Twelve years before this piece of deception would have got me particularly excited, but now I saw it from M. V. Anderson’s point of view, and noted it, not as something new, but one more element in an old pattern of self-deception. This is the great thing about being an intellectual. It is very calming. I felt no anger. Not a touch. I hoped Charles had been well paid and I was not at all offended when, via the medium of the tannoy above my head, Lou Topano and his Band of Renown gave forth with “Holding You in My Holden”.

I had tied my knife too tight. It was most uncomfortable. I stopped to pull it looser but it would not come. It was then I found myself in the midst of men still arguing about a car. The tail
of the tie was showing at the bottom of the trouser cuff. One of the arguing men was my son, Charles Badgery.

His suit was silk, shot with threads of silk, but it did not hide his extraordinary build. Neither did the wide-brimmed Yankee hat cast a shadow deep enough to soften the crude features of his head: that huge thick neck, that jutting jaw, the mouth that could be mistaken for cruel.

I stared at him a moment, proud of him, irritated by his loud voice, but also embarrassed by my own suit which was fifteen years old and hung in great folds around me. I had lost weight in Rankin Downs. My shirt was too big and its collar sat loosely around my crêpey neck. In short, I looked a no-hoper.

The car they were arguing about belonged to C. Badgery Esq. It was a Holden, one of the first. It was smooth, everywhere rounded, like a condensed Chevrolet, and the curved body panels shone seductively in the bright grey light of Pitt Street. It was like something from a letter. It glowed like a pearl and I too walked around it and felt my hand, almost against my will, go out to stroke it.

The arguers were cynics and romantics, some of them both, pretending to be rational men. Yet they were so bewitched by the thing they never once addressed themselves to the real issue but rather to such incidentals as the fact that the car was built with no chassis, that a bag of superphosphate in the back was necessary to make it handle properly.
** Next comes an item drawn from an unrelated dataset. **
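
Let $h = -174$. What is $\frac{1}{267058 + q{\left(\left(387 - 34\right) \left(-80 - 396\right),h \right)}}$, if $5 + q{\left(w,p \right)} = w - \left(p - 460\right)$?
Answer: $\frac{1}{99659} \approx 1.0034 \cdot 10^{-5}$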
Some said it was ugly, some beautiful, and others said it was “tinny” and would crumple if you tapped it. But no one questioned that it was Australia’s Own Car and nothing made a dent in Charles’s excitement. He plunged his hands deep into his pockets, jiggled his keys, rocked back on his heels, looked up and down the busy street, waved to a passing friend and declared it a great day for Australia.